Morelia, Michoacán
Han transcurrido más de dos meses del cambio de proveedor del servicio extramuros de diálisis y hemodiálisis en el Instituto Mexicano del Seguro Social (IMSS) en la entidad y aun no hay una solución para los pacientes que navegan entre clínicas, a la espera de un lugar para recibir su tratamiento.
Rumores de clausura y de cierre por obras y trabajos de mantenimiento alimentaron en los ultimos días la angustia que por semanas han enfrentado estos pacientes y sus familias, luego de que fueran informados de que los prestadores del servicio ya no serían las clínicas Niaper y Fresenius, sino Clínica Plenitud, que en el caso de Morelia debería recurrir a subcontratistas al carecer de sede propia.
Enfermos y sus familias que el pasado viernes acudieron al Centro de Hemodiálisis García de León se encontraron con que tenían que ir al hospital del IMSS en Charo para ser asignados a algún otro sitio. Unos fueron tratados poco después; otros, tuvieron que localizar una clínica temporal, que el centro conprometió a pagar por hasta mil 200 pesos.
“Cada quién tiene información diferente, nos dicen cosas diferentes, a algunos los atienden y a otros los traen dando vueltas. Es una burla, porque mientras ellos traen su telaraña, nosotros nos estamos deteriorando”, lamentó Ángel Martínez, paciente renal del servicio subrogado del IMSS.

Fue en febrero de este año cuando comenzaron las protestas. Personal sin capacitación, instalaciones inadecuadas o a medio construir, sin protocolos de protección en salud, ausencia de un nefrólogo, falta de jabón para lavarse las manos, fueron sólo algunas de las quejas de los usuarios en Morelia de los servicios subcontratados por Clínica Plenitud, como la García de León.
“En Charo la gente sí sabe, hasta el trato es diferente, te revisan los exámenes para ajustar los parámetros y hacer bien el proceso, avisan cuando tienes un poco baja el azúcar o la presión arterial. Acá tenemos que explicar a los enfermeros dónde van los tubos y no nos han hecho exámenes para valorar los niveles de toxinas”, detalló Ángel Martínez.

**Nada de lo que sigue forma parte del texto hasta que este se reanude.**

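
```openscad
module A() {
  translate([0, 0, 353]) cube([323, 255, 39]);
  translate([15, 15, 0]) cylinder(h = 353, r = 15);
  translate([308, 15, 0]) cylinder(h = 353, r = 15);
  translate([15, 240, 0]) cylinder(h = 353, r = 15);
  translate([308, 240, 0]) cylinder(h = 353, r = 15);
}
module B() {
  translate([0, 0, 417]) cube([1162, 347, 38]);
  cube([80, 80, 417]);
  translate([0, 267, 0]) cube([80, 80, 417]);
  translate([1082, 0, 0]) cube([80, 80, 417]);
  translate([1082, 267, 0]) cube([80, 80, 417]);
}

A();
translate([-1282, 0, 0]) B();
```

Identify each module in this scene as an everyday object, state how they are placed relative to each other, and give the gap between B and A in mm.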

Y no hay solución. Manifestaciones, pronunciamientos ante la prensa, reuniones con autoridades, y aún impera la incertidumbre, aseguró Vladimir Gaytán, otro paciente.
Incluso el amparo interpuesto permanece sin respuesta y la intención de acudir a una conferencia mañanera del presidente de México, Andrés Manuel López Obrador, no se ha concretado.

Existe un compromiso por parte del IMSS para incorporar a los pacientes en Morelia, donde Clínica Plenitud no tiene sede propia, a su servicio intramuros, para lo cual adecua una zona en su sede en Camelinas. No obstante, mencionó Vladimir Gaytán, el avance es aún insuficiente y estiman los pacientes que no estará en condiciones de atenderlos antes de dos meses.
En tanto, deben navegar entre el IMSS, clínicas subcontratadas y otros proveedores en busca de una sesión, lo que genera no sólo un gasto económico para familias que tienen sus recursos limitados, sino una presión emocional y estrés importantes.
Y es que las opciones se les terminan. En tanto que el IMSS habilita el espacio donde comprometió atender a estos pacientes, las clínicas privadas están saturadas y en Niaper y Fresenius “no quieren saber nada de nosotros”.
“¿Qué les hicimos? Es problema de las empresas con el Seguro, que si les quitaron la licitación pública, que si están enojados, nosotros sólo vamos a donde nos dicen ¿Qué les hicimos?”, cuestionó Claudio Zavala, familiar de una paciente renal.